The two strategy properties accept an object that defines the rules that Hydrolix should follow to create new key names for the resulting, flattened JSON object.

PropertyValue
leftThe substring to use when concatenating an element's key with its parent's key.
rightThe substring to use when concatenating an element's key with its child's key.

Not defining (or defining as null) either of the "strategy" properties will deactivate flattening for either objects or arrays, respectively.

πŸ“˜

JSON Flattening Impacts Source Naming

Use the flattened version of a property name when defining output columns. For example, consider the following input JSON:

{
  "employees" : {
    "departments" : [
      	"produce",
      	"meat"
      ]
  }
}

Assume the following flattening configuration:

"flattening": {
  "active": true,
  "map_flattening_strategy": {
    "left": ".",
    "right": ""
  },
  "slice_flattening_strategy": {
    "left": "[",
    "right": "]"
  }
}

To refer to the first value in the array stored in employees.departments, use the field name "employees.departments[0]".

Example

Consider the following JSON object:

{
  "date": "2020-01-01",
  "data": {
    "oranges": [ 1, 2, 3 ],
    "apples": [
      {
        "cortland": 6,
        "honeycrisp": [ 7, 8, 9 ]
      },
      [ 10, 11, 12 ]
    ]
  }
}

Assume the following flattening configuration in the ingestion transform:

"settings": {
    "format_details": {
        "flattening": {
            "active": true,
            "map_flattening_strategy": {
                "left": ".",
                "right": ""
            },
            "slice_flattening_strategy": {
                "left": "[",
                "right": "]"
            }
        }
    },
    ...
}

After applying JSON flattening, Hydrolix ingests the following, single-level JSON object:

{
    "date": "2020-01-01",
    "data.oranges[0]": 1,
    "data.oranges[1]": 2,
    "data.oranges[2]": 3,
    "data.apples[0].cortland": 6,
    "data.apples[0].honeycrisp[0]": 7,
    "data.apples[0].honeycrisp[1]": 8,
    "data.apples[0].honeycrisp[2]": 9,
    "data.apples[1][0]": 10,
    "data.apples[1][1]": 11,
    "data.apples[1][2]": 12
}

Depth Example

Consider the following transform that specifies a flattening depth of 1:

"settings": {
    "format_details": {
        "flattening": {
            "active": true,
            "depth": 1,
            "map_flattening_strategy": {
                "left": ".",
                "right": ""
            },
            "slice_flattening_strategy": {
                "left": "[",
                "right": "]"
            }
        }
    },
    ...
}

Applying the transform produces the following JSON:

{
    "date": "2020-01-01",
    "data.apples":[
        {
            "cortland":6,
            "honeycrisp":[7,8,9]
        },
        [10,11,12]
    ],
    "data.oranges":[1,2,3]
}

This is useful when you want to leverage the map datatype and only flatten at a specific level.

Compression

The compression property in a transform describes one or more compression algorithms that Hydrolix should expect to find already applied to input. Hydrolix uses the listed algorithms to decompress input into parseable data.

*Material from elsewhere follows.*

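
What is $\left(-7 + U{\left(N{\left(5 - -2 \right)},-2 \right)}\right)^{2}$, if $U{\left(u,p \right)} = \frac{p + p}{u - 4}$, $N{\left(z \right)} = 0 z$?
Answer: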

For example, setting the transform's compression property to "gzip" means that you expect the source data, in its entirety, to have had the GZIP compression method applied to it prior to its receipt by Hydrolix.

Algorithms

Valid values for the compression property include the following:

ValueMeaning
gzipContent is compressed via gzip (LZ77 with 32-bit CRC).
zipContent is ZIP-encoded via zlib (RFC 1950)
deflateContent is encoded in zlib structure and the deflate compression algorithm.
bzip2Content is compressed with the bzip2 algorithm.
noneContent is not compressed. (Equivalent to not specifying compression at all.)

During streaming ingestion, the request may also use the content-encoding header. Hydrolix automatically handles that encoding during the streaming process.

Layering

To define multiple layers of compression, specify them in a string separated by , :

"compression": "gzip, bzip2, zip"

In the above example, Hydrolix first decompresses received data with zlib, then bzip2, and finally with gzip.

🚧

Layered Order Matters

Hydrolix decompresses data using algorithms in right-to-left (<-) order.